After roughly 10 minutes of fielding questions about the now-infamous missed deep ball against the Cowboys, Nelson Agholor let his frustration finally come out.
The Eagles receiver had calmly responded when asked about the scrutiny he’s received after the team’s blowout loss, but eventually he had something to say to those questioning his effort.
“I don’t want to keep on trying to defend myself with the talk," Agholor said. “Go out there and run it. Go out there [against] live bullets. I left that Dallas game thinking I played my [butt] off. I love you all, but it’s crazy to me sometimes, man.”
Down 20 points in the fourth quarter, Eagles quarterback Carson Wentz threw a 60-yard pass to Agholor, who had beaten the Cowboys safety with a double move. Agholor got within reach of the pass, but not close enough, as he watched the ball bounce off the turf a few yards from his feet.
Agholor said he had trouble tracking the ball in the air. After the game Sunday, he said the ball might have come out a bit earlier than expected, but on Tuesday, he said the timing was just off with his route and Wentz’s throw.
“If I could do it again, I probably would have sold the corner [route] a little less so that I could get out of it and be able to track the ball a little earlier,” Agholor said. “I think I was running away, creating separation running, and I looked up a little late to be able to follow it the way I’d like to.”
The play drew criticism from fans, who accused Agholor of short-arming the pass and questioning why he didn’t dive for the ball. Agholor has heard the criticism, and he knows that his explanation won’t matter.
“I’m a professional. I know I work hard. At the end of the day, no one feels sorry for me, and they don’t need to,” Agholor said. “I’m in this position because I’m a tough player, and a tough person. I’m just going to keep on fighting. ... I do not feel like I was in position, with the way my stride was, to leave my feet. For those that think that they would have done that, I think that’s credit to them."
The Eagles’ receivers struggled mightily to make an impact against the Cowboys. Alshon Jeffery had two catches for 38 yards, and Agholor had two receptions for 24 yards. No other wide receiver made a catch, with tight end Dallas Goedert having the only receiving touchdown.
Missing deep-threat DeSean Jackson, the Eagles haven’t found a way to connect consistently in the vertical passing game. According to Pro Football Focus, Agholor ranks last among receivers with eight or more targets of more than 20 yards in deep-ball receiving accuracy, managing only two catches on 10 targets. Jeffery has one catch on five deep passes.
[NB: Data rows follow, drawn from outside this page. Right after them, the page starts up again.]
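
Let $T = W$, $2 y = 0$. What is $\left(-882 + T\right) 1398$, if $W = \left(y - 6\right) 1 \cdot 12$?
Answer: $-1333692$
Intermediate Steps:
$y = 0$ ($y = \frac{1}{2} \cdot 0 = 0$)
$W = -72$ ($W = \left(0 - 6\right) 1 \cdot 12 = \left(-6\right) 1 \cdot 12 = \left(-6\right) 12 = -72$)
$T = -72$
$\left(-882 + T\right) 1398 = \left(-882 - 72\right) 1398 = \left(-954\right) 1398 = -1333692$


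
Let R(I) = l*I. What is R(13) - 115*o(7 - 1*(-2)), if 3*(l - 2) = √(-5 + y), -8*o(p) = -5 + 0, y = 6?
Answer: -997/24 ≈ -41.542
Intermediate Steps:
o(p) = 5/8 (o(p) = -(-5 + 0)/8 = -⅛*(-5) = 5/8)
l = 7/3 (l = 2 + √(-5 + 6)/3 = 2 + √1/3 = 2 + (⅓)*1 = 2 + ⅓ = 7/3 ≈ 2.3333)
R(I) = 7*I/3
R(13) - 115*o(7 - 1*(-2)) = (7/3)*13 - 115*5/8 = 91/3 - 575/8 = -997/24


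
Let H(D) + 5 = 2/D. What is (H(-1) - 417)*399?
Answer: -169176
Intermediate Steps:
H(D) = -5 + 2/D
(H(-1) - 417)*399 = ((-5 + 2/(-1)) - 417)*399 = ((-5 + 2*(-1)) - 417)*399 = ((-5 - 2) - 417)*399 = (-7 - 417)*399 = -424*399 = -169176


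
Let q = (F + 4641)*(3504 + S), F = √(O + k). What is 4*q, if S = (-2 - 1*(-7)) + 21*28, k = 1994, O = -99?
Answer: 76056708 + 16388*√1895 ≈ 7.6770e+7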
“You never want to have an excuse, but there’s a reason for everything,” Agholor said. “But, me saying all that. I also want to say, ‘No one cares.’ "
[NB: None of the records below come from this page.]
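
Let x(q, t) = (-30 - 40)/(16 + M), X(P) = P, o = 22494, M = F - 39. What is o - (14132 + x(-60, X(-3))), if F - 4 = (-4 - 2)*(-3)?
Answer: 8292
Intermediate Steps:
F = 22 (F = 4 + (-4 - 2)*(-3) = 4 - 6*(-3) = 4 + 18 = 22)
M = -17 (M = 22 - 39 = -17)
x(q, t) = 70 (x(q, t) = (-30 - 40)/(16 - 17) = -70/(-1) = -70*(-1) = 70)
o - (14132 + x(-60, X(-3))) = 22494 - (14132 + 70) = 22494 - 1*14202 = 22494 - 14202 = 8292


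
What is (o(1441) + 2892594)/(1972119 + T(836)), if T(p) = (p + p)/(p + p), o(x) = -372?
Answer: 1446111/986060 ≈ 1.4666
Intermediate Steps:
T(p) = 1 (T(p) = (2*p)/((2*p)) = (2*p)*(1/(2*p)) = 1)
(o(1441) + 2892594)/(1972119 + T(836)) = (-372 + 2892594)/(1972119 + 1) = 2892222/1972120 = 2892222*(1/1972120) = 1446111/986060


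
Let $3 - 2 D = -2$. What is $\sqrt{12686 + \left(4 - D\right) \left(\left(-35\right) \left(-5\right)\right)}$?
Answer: $\frac{\sqrt{51794}}{2} \approx 113.79$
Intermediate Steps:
$D = \frac{5}{2}$ ($D = \frac{3}{2} - -1 = \frac{3}{2} + 1 = \frac{5}{2} \approx 2.5$)
$\sqrt{12686 + \left(4 - D\right) \left(\left(-35\right) \left(-5\right)\right)} = \sqrt{12686 + \left(4 - \frac{5}{2}\right) \left(\left(-35\right) \left(-5\right)\right)} = \sqrt{12686 + \left(4 - \frac{5}{2}\right) 175} = \sqrt{12686 + \frac{3}{2} \cdot 175} = \sqrt{12686 + \frac{525}{2}} = \sqrt{\frac{25897}{2}} = \frac{\sqrt{51794}}{2}$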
Agholor said he called Jackson on Monday and talked again during meetings, and Jackson offered some advice on what he could do to improve in situations similar to the missed pass on Sunday.
Eagles offensive coordinator Mike Groh offered his critiques during the team’s film sessions.
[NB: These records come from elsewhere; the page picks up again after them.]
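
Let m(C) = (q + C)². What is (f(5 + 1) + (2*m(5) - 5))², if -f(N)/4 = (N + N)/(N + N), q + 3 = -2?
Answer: 81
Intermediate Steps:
q = -5 (q = -3 - 2 = -5)
m(C) = (-5 + C)²
f(N) = -4 (f(N) = -4*(N + N)/(N + N) = -4*2*N/(2*N) = -4*2*N*1/(2*N) = -4*1 = -4)
(f(5 + 1) + (2*m(5) - 5))² = (-4 + (2*(-5 + 5)² - 5))² = (-4 + (2*0² - 5))² = (-4 + (2*0 - 5))² = (-4 + (0 - 5))² = (-4 - 5)² = (-9)² = 81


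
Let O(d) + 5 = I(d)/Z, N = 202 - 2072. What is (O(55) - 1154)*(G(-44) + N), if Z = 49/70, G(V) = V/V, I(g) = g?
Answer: 2019321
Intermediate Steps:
N = -1870
G(V) = 1
Z = 7/10 (Z = 49*(1/70) = 7/10 ≈ 0.70000)
O(d) = -5 + 10*d/7 (O(d) = -5 + d/(7/10) = -5 + d*(10/7) = -5 + 10*d/7)
(O(55) - 1154)*(G(-44) + N) = ((-5 + (10/7)*55) - 1154)*(1 - 1870) = ((-5 + 550/7) - 1154)*(-1869) = (515/7 - 1154)*(-1869) = -7563/7*(-1869) = 2019321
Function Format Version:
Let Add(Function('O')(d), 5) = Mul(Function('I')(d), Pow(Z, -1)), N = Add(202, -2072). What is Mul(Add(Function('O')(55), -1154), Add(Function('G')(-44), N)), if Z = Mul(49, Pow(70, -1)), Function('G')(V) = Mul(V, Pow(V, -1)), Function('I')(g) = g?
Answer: 2019321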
“I just talked to him [Jackson] about the different situations,” Agholor said. "He said, ‘If you see it, you’ll get under it better.’ And then Mike Groh’s talking about my footwork at the top. He says, ‘This is a textbook route, the way we drew it up,’ but sometimes, you have to have an internal clock. ... But at the end of the day, you have to connect. Nothing else matters. The rest of the world sees one thing and one thing only.”